`Some of the HIV positive people attending the 21st International AIDS Conference in Durban, South Africa, have complained of various challenges like access to medication, stigma and ill-treatment at health institutions.
Edwin Cameron, South African Constitutional Court Judge, who tested HIV positive in 1986, said on Wednesday in Durban that they are often stigmatised and ostracised by the society.
He said that the stigma is discouraging people from coming out for testing.
Cameron, who has openly disclosed his status said, “HIV positive are victims of hatred, ignorance and fear.
“Some suffer from internal condemnation, shame and disgrace.
“We do not beg for acceptance but demand to be treated as humans as we have that right,” he said.
Maureen Murenga from Kenya said that when she tested positive there was no information on how to survive with the disease.
“I tested positive in 2000 but gave birth to an HIV negative child in 2013.
She said there is no adequate support for the HIV positive.
“There is still forced sterilisation of women in some countries.
“There is still stigma and discrimination. When I tested positive I thought I had few days to live but did not know how I will die.
“I did not know if I will be found dead with children nearby or discovered days after the death. I was afraid,” she said.
Another HIV positive Fikile Boyce, 49, said he faced lots of challenges due to the depletion in funding by donors.
He said the reduction in funding makes it impossible for the civil society and those infected to continue their fight against the disease.
Boyce said there is no proper coordination between healthcare givers and the HIV positive.
“There is some stock outs in some healthcare institutions, resulting in the failure to adhere to treatment.
“Defaulting on our treatment makes us vulnerable to death,” he said.
Boyce said Tuberculosis (TB) has been identified as the major killer of most HIV positive people in South Africa.
He said they wanted TB to be prioritised just like HIV.

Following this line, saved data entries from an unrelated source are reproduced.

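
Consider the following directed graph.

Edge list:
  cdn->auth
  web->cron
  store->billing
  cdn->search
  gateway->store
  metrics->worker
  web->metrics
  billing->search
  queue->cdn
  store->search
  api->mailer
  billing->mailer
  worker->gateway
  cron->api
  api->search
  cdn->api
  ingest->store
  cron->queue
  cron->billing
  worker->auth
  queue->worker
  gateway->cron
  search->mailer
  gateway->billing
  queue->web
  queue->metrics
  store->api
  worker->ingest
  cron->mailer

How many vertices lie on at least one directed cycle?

6

A vertex is on a directed cycle iff it belongs to a strongly connected component of size ≥ 2 (or has a self-loop).
The vertices on cycles are {web, cron, queue, worker, gateway, metrics} — 6 in total.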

The country, he said, should not rely on donors to combat HIV but should have a budget for that.
Boyce said they also fail to access medication at some places and at times.
“At this conference I want government, civil society and donor agencies to come together and implement any resolutions adopted and ensure that there is money for activists to make interventions.
The conference, which started on Monday and would last until Friday, brought together more than 18,000 government officials, scientists, AIDS activists and HIV patients to discuss ways to achieve the goal of eradicating the disease by 2030.